Watching McCullum (281*) negotiate every next ball over the last five sessions, I am sure that New Zealand fans and keen-eyed neutrals have experienced at least some nervously knotty moments in their tummy. While I have not seen a ball of the Kiwi skipper's knock, which indeed inspired this post, news of it made me reminisce about other back-from-behind batting masterpieces which have become legends in my memory. Topping that very personal list of mine are two innings played under vastly different conditions, contrasting in style and substance (of runs and outcomes), but united by a sense of context. Laxman's 281 at Kolkata 2001, as almost every Indian cricket fan knows, denied Steve Waugh his final frontier and heralded an all-time great Test series and, later, a fascinating rivalry for the rest of the decade. While I cannot pick out one standout stroke from Laxman's innings - a difficulty writers tend to experience while trying to describe any Very Very Special canvas - I remember its (apparently) relentless elegance belying the steel of the wrists (and heart) that worked it, as it took the game out well beyond the follow-on context within which it was wrought, and took it beyond Australia's reach.

Six years before Laxman performed his fluent Houdini act in Dravid's gritty and generously perspiring company in the coming heat of a March day at the Eden Gardens, Michael Atherton, who also preferred grit over grace but displayed both on his day, had defied Donald, Pollock and Brian McMillan at the aptly-nicknamed 'Bull Ring (which would turn out to be the locale of Dravid's own maiden hundred) before returning to the dressing room, 185-starred. While Athers' tour de force did not help England reach the target of 479 that the Proteas had set for them, it saved England the Test.  Atherton himself, having opened the batting, had batted for thirty seven minutes shy of two days and had faced 492 deliveries in producing a modern-day classic of sound defence (and very Kipling-esque stoicism). I did not watch a single ball of the innings - and have not found any video footage of it - and so, with the dramatising powers of imagination, it grows ever more fascinating in my estimation.  

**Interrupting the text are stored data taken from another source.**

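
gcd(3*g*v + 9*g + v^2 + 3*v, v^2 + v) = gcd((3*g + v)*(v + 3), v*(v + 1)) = 1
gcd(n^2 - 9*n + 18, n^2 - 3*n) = n - 3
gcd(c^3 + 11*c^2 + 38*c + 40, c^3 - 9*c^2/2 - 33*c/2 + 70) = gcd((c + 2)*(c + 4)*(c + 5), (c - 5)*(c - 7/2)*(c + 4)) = c + 4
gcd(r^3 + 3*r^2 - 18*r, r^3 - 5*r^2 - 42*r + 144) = r^2 + 3*r - 18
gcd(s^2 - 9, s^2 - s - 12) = s + 3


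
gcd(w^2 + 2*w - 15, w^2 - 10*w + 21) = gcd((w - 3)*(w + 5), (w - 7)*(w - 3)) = w - 3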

Having mentioned a knock I watched live and another that was played during my time, I must now mention what in my opinion is the greatest rearguard of all: Hanif Mohammad's 337*, the sort of innings that can inspire in a young child, as it did in me, a slightly unhealthy obsession towards Test cricket (and an even more insane aptitude to draw parallels between that and life especially when the chips are down). The innings, as cricinfo informs, came late in the 1950s against a West Indies side that included the likes of Sir Garry Sobers, Alf Valentine and Roy Fredricks, at Kensington Oval in Barbados. Before being asked to follow-on, Pakistan had replied to West Indies' 579 with 106 (all out). Opening the batting in the second dig as in the first, Hanif Mohammad batted for thirty minutes shy of a thousand and saved the Test, easy peasy (as the Iron Man would say). No innings known to me can better describe a recently popular, if paradoxical take, on cricket: "that it is a team game played by individuals."

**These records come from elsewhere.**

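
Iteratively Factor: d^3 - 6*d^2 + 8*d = (d - 2)*(d^2 - 4*d) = d*(d - 2)*(d - 4)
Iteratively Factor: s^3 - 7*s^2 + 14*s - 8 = (s - 4)*(s^2 - 3*s + 2) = (s - 4)*(s - 1)*(s - 2)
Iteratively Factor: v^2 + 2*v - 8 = (v + 4)*(v - 2)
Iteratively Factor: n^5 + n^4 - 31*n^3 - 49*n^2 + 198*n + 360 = (n + 2)*(n^4 - n^3 - 29*n^2 + 9*n + 180) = (n + 2)*(n + 3)*(n^3 - 4*n^2 - 17*n + 60) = (n - 3)*(n + 2)*(n + 3)*(n^2 - n - 20) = (n - 5)*(n - 3)*(n + 2)*(n + 3)*(n + 4)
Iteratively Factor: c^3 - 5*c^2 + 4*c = (c - 4)*(c^2 - c) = c*(c - 4)*(c - 1)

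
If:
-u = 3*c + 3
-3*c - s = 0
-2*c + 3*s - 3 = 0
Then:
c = -3/11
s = 9/11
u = -24/11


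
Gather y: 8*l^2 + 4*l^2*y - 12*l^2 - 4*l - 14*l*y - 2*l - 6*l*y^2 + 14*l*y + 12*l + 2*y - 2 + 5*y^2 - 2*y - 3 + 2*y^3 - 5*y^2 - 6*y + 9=-4*l^2 - 6*l*y^2 + 6*l + 2*y^3 + y*(4*l^2 - 6) + 4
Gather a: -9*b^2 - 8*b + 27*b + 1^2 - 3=-9*b^2 + 19*b - 2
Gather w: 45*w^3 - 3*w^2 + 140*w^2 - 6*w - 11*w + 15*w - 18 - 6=45*w^3 + 137*w^2 - 2*w - 24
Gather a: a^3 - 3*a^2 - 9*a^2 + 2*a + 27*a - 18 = a^3 - 12*a^2 + 29*a - 18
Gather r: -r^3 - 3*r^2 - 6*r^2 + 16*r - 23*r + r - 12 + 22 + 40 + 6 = -r^3 - 9*r^2 - 6*r + 56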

Neither Hanif Mohammad, nor V.V.S Laxman, nor Michael Atherton came close to matching their (respectively) match-saving, match-winning and match-drawing rearguard efforts during the rest of their careers: no sir!, not in terms of runs, deliveries faced, or hours battled. On triple hundreds, the late Peter Roebuck memorably wrote that "it is the work of a lifetime expressed in a single innings." Perhaps, one could say the same about a rearguard, as evidenced by the fact that there are not many batsman with more than one triple-hundred (Lara, Gayle, Bradman and Sehwag excepted) or one backs-to-the-wall opus (Faf Du Plessis, take a bow) to their credit. Perhaps, a definitive peak betokens a clear descent. Be that as it may, Brendon 'Baz' McCullum has the great chance of turning a rare rearguard into a rarer third innings triple hundred as the final day gets underway at Wellington. Rest assured, I shall cheer for him; and so, I am sure, will Martin Crowe, who missed the feat by a run at New Zealand's capital city against Sri Lanka, and who has waited twenty-three years to see a New Zealand batsman register his name in the illustrious 300 club.